The limitations in my research was that I did not have the time to interview a significantly large group, which could have made my results more accurate, as well as not having sufficient resources that directly influenced my research. I was required to infer between different sources in order to analyse my results. Additionally, more professional questions could have been used to evoke the volunteer into displaying hand gestures and body movements. It is also recommended that this project be done with the help of a psychologist who can accurately aid in interpreting movements and explaining the emotional state behind why certain actions are used.
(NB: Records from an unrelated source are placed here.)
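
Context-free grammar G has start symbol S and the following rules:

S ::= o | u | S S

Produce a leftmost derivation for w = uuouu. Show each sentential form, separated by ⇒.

S⇒SS⇒SSS⇒uSS⇒uSSS⇒uSSSS⇒uuSSS⇒uuoSS⇒uuouS⇒uuouu

S ⇒ SS   [S ::= S S]
SS ⇒ SSS   [S ::= S S]
SSS ⇒ uSS   [S ::= u]
uSS ⇒ uSSS   [S ::= S S]
uSSS ⇒ uSSSS   [S ::= S S]
uSSSS ⇒ uuSSS   [S ::= u]
uuSSS ⇒ uuoSS   [S ::= o]
uuoSS ⇒ uuouS   [S ::= u]
uuouS ⇒ uuouu   [S ::= u]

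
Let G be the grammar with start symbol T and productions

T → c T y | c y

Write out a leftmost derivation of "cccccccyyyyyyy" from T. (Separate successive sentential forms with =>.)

T => cTy => ccTyy => cccTyyy => ccccTyyyy => cccccTyyyyy => ccccccTyyyyyy => cccccccyyyyyyy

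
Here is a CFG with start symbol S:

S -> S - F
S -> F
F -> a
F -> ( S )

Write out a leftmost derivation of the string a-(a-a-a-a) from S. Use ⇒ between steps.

S⇒S-F⇒F-F⇒a-F⇒a-(S)⇒a-(S-F)⇒a-(S-F-F)⇒a-(S-F-F-F)⇒a-(F-F-F-F)⇒a-(a-F-F-F)⇒a-(a-a-F-F)⇒a-(a-a-a-F)⇒a-(a-a-a-a)

S ⇒ S-F   [S -> S - F]
S-F ⇒ F-F   [S -> F]
F-F ⇒ a-F   [F -> a]
a-F ⇒ a-(S)   [F -> ( S )]
a-(S) ⇒ a-(S-F)   [S -> S - F]
a-(S-F) ⇒ a-(S-F-F)   [S -> S - F]
a-(S-F-F) ⇒ a-(S-F-F-F)   [S -> S - F]
a-(S-F-F-F) ⇒ a-(F-F-F-F)   [S -> F]
a-(F-F-F-F) ⇒ a-(a-F-F-F)   [F -> a]
a-(a-F-F-F) ⇒ a-(a-a-F-F)   [F -> a]
a-(a-a-F-F) ⇒ a-(a-a-a-F)   [F -> a]
a-(a-a-a-F) ⇒ a-(a-a-a-a)   [F -> a]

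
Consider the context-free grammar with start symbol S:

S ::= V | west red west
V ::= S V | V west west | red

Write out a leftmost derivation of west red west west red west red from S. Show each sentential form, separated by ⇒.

S ⇒ V ⇒ S V ⇒ west red west V ⇒ west red west S V ⇒ west red west west red west V ⇒ west red west west red west red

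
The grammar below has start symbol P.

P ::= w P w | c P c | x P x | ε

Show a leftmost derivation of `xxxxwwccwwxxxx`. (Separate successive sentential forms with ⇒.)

P ⇒ xPx   [P ::= x P x]
xPx ⇒ xxPxx   [P ::= x P x]
xxPxx ⇒ xxxPxxx   [P ::= x P x]
xxxPxxx ⇒ xxxxPxxxx   [P ::= x P x]
xxxxPxxxx ⇒ xxxxwPwxxxx   [P ::= w P w]
xxxxwPwxxxx ⇒ xxxxwwPwwxxxx   [P ::= w P w]
xxxxwwPwwxxxx ⇒ xxxxwwcPcwwxxxx   [P ::= c P c]
xxxxwwcPcwwxxxx ⇒ xxxxwwccwwxxxx   [P ::= ε]

P ⇒ xPx ⇒ xxPxx ⇒ xxxPxxx ⇒ xxxxPxxxx ⇒ xxxxwPwxxxx ⇒ xxxxwwPwwxxxx ⇒ xxxxwwcPcwwxxxx ⇒ xxxxwwccwwxxxx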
The uses of this topic can be used mainly in the field of Psychology, namely Psychometric testing. This form of testing can be used in business’ when hiring a person, as a psychometric test involves measuring a person’s mental capabilities and behavioural style. Personality types are also used in Business’ to measure preferences in how people see the world and make decisions (Psychometric Success, undated). Additionally, seeing how a person uses hand gestures and body languages, which can be used hand-in-hand with a person’s personality type, can be used to see a person will cope in a specific work environment, as well as how that person will interact with the people around them in that environment. Personality types may also be used to guide people into career options, but can only be administered by a qualified psychologist, which also relates to how a person will react in an environment.

In the field of Psychology, personality types may be used by a qualified psychologist to see how to specific-treat patients, according to how willing they are to open up to the psychologist. Psychologists may also use hand gestures for personality types who are not so easy to opening up, as their gestures and body language may give away subtleties to the psychologist of what the patient is thinking about.